The group’s latest project, Water: An Atlas, takes an unconventional look at the importance of water through more than 80 maps, including one showing the sites where water has played a role in the conflict with ISIS (included in the gallery above).
The maps in the atlas come from artists, activists, academics, and other mapmakers. Like the group’s first atlas, which focused on food issues, it was a crowdsourced effort. Organizers picked the theme and solicited contributions.
“It’s a very bottom-up process where we don’t look to publishers or academics to tell us what people want to read on a map,” Jensen says. “We announce a theme and let people who are passionate about it tell us what should be in the atlas."
Many of the maps focus on climate and environmental issues. One depicts the impact of alternating cycles of drought and flooding in North Korea in recent years; several others show the effects of rising sea levels on places and populations around the world.
Water use and conservation is another common theme, with maps and graphics that highlight possible strategies for water conservation, such as the use of aquaponics in agriculture or projects designed to collect drinking water from fog.
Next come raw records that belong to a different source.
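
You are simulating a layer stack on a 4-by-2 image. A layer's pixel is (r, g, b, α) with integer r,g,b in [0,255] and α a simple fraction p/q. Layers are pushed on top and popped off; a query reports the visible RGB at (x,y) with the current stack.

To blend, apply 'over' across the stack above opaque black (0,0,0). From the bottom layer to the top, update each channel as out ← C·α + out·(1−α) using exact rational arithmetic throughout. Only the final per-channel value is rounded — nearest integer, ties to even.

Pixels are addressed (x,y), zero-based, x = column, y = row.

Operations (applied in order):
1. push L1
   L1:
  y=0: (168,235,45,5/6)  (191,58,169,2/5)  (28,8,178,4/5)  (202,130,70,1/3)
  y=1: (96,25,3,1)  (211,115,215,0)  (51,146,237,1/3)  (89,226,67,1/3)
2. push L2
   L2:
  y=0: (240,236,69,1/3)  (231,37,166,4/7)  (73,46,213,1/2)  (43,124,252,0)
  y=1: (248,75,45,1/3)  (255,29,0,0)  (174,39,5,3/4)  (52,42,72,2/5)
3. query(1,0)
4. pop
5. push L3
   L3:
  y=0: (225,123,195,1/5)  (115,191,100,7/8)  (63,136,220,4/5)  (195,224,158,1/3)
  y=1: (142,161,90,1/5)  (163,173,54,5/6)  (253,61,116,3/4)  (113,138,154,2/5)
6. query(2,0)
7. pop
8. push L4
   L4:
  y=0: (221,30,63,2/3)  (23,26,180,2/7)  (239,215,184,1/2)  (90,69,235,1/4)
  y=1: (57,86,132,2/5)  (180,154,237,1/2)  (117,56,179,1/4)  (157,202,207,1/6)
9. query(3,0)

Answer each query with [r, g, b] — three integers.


(1,0) stack=L1,L2; from [0,0,0]:
after L1 α=2/5: [382/5, 116/5, 338/5]
after L2 α=4/7: [5766/35, 1088/35, 4334/35]
= [165, 31, 124]

at x=2,y=0 over L1,L3:
L1 α=4/5: [112/5, 32/5, 712/5]
L3 α=4/5: [1372/25, 2752/25, 5112/25]
= [55, 110, 204]

(3,0) stack=L1,L4; from [0,0,0]:
after L1 α=1/3: [202/3, 130/3, 70/3]
after L4 α=1/4: [73, 199/4, 305/4]
rounded: [73, 50, 76]


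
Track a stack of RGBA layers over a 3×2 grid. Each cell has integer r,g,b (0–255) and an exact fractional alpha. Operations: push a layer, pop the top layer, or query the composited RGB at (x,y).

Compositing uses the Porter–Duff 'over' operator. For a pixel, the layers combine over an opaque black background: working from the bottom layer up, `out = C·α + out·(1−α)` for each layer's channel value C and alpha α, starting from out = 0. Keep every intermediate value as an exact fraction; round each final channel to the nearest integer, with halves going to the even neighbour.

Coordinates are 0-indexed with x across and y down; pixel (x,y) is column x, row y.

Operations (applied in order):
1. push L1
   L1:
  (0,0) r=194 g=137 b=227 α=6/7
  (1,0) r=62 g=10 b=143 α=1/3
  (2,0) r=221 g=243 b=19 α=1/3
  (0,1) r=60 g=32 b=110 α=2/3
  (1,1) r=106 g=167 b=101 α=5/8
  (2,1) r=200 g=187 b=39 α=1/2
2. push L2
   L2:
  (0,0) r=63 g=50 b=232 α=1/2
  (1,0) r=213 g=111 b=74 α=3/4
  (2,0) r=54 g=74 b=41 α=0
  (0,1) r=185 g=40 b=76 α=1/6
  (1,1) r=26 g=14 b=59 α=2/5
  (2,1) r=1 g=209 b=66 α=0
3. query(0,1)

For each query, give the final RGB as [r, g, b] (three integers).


(0,1) stack=L1,L2; from [0,0,0]:
L1 α=2/3: [40, 64/3, 220/3]
L2 α=1/6: [385/6, 220/9, 664/9]
rounded: [64, 24, 74]


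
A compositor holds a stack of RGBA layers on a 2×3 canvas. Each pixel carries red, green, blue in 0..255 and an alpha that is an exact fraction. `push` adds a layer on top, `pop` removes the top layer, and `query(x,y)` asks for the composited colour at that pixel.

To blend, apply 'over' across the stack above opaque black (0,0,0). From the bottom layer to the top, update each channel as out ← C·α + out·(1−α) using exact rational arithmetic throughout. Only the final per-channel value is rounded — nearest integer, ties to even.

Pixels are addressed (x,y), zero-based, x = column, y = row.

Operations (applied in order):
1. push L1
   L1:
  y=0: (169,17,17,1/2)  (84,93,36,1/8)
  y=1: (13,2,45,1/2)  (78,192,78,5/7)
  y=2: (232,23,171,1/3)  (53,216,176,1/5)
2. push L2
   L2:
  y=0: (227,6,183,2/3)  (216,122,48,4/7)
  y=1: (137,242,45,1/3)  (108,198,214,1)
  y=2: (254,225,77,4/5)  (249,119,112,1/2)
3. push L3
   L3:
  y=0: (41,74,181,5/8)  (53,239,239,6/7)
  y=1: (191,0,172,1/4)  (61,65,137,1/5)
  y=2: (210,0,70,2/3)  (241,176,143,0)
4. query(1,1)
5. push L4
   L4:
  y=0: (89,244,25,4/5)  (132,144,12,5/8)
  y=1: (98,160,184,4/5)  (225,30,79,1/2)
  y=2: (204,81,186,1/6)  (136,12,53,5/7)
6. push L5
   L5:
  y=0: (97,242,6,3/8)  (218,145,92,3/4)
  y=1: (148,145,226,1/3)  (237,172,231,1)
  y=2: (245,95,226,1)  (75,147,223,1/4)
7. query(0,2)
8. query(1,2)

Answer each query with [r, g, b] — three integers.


at x=1,y=1 over L1,L2,L3:
+L1 (α=5/7) → [390/7, 960/7, 390/7]
+L2 (α=1) → [108, 198, 214]
+L3 (α=1/5) → [493/5, 857/5, 993/5]
→ [99, 171, 199]

(0,2) stack=L1,L2,L3,L4,L5; from [0,0,0]:
+L1 (α=1/3) → [232/3, 23/3, 57]
+L2 (α=4/5) → [656/3, 2723/15, 73]
+L3 (α=2/3) → [1916/9, 2723/45, 71]
+L4 (α=1/6) → [5708/27, 1726/27, 541/6]
+L5 (α=1) → [245, 95, 226]
→ [245, 95, 226]

query (1,2) [L1,L2,L3,L4,L5] — begin 0,0,0
L1 α=1/5: [53/5, 216/5, 176/5]
L2 α=1/2: [649/5, 811/10, 368/5]
L3 α=0: [649/5, 811/10, 368/5]
L4 α=5/7: [4698/35, 1111/35, 2061/35]
L5 α=1/4: [16719/140, 4239/70, 3497/35]
= [119, 61, 100]


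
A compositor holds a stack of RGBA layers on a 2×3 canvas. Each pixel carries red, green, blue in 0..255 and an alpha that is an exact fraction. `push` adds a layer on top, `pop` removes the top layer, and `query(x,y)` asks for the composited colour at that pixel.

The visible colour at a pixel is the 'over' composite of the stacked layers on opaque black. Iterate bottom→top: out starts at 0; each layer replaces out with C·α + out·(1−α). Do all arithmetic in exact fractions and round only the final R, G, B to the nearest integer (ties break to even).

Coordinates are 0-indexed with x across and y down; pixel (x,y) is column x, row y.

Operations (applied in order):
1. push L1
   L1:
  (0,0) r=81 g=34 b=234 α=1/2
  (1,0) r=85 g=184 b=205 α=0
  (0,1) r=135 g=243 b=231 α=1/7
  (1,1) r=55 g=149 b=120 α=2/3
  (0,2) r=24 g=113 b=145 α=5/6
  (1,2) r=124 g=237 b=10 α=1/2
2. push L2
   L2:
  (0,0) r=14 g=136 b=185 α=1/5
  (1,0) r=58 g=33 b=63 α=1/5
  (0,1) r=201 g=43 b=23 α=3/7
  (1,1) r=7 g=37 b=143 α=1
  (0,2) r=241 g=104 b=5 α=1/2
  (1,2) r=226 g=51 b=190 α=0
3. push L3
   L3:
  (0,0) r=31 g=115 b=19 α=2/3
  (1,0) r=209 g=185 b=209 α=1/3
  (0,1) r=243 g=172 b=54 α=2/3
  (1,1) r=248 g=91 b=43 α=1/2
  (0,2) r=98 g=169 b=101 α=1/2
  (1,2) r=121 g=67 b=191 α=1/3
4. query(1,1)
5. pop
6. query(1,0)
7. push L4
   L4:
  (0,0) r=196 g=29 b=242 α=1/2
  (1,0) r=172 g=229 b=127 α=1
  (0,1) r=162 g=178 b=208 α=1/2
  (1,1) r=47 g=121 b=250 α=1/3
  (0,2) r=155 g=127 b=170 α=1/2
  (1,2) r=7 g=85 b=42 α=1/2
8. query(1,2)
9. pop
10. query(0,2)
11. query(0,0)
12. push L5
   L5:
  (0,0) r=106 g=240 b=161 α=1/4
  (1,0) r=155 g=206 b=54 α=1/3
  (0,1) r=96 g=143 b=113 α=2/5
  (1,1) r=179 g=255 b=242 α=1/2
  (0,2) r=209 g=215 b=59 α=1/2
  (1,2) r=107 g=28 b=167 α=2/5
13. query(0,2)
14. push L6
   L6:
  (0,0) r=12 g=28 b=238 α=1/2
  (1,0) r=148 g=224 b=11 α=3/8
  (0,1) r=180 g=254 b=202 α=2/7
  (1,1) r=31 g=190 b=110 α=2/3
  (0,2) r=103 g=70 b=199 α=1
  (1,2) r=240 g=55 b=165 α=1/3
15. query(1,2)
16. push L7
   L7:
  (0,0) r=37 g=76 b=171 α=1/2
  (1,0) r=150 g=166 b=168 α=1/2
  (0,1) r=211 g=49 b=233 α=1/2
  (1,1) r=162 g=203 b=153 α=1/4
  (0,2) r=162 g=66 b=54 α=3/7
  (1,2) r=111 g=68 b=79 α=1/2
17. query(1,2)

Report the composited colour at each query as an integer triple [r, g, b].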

Unlike most maps you’d find in a more conventional atlas, some of the ones in the Guerrilla Cartography atlas have a very a definite point of view.
A map of the Dakotas created by a team of activists and scholars, for example, ties the threat to drinking water posed by the Dakota Access Pipeline to historical land seizures and the federal government's violence against Native Americans. (See "4 Key Impacts of the Keystone XL and Dakota Access Pipelines.")
So Long, Vegas?
Many maps take an imaginative approach. The first map in the gallery above looks to the future, envisioning water conflicts in North America in 2028.
By that time, the mapmakers suggest, water shortages will have rendered Las Vegas uninhabitable and there will be a demilitarized zone around the Great Lakes to protect this precious source of drinking water. (Read "Grabbing Water From Future Generations.")
It’s not all doom and gloom, however. A chapter of imaginary maps is packed with mythological sea creatures and includes a map that tracks the locations people have proposed over the centuries for the lost city of Atlantis.
All of the mapmakers volunteered their time to make the atlas, and Guerrilla Cartography has launched a Kickstarter campaign to fund its printing. If they exceed their goal, Jensen says, they plan to distribute extra copies to schools and libraries.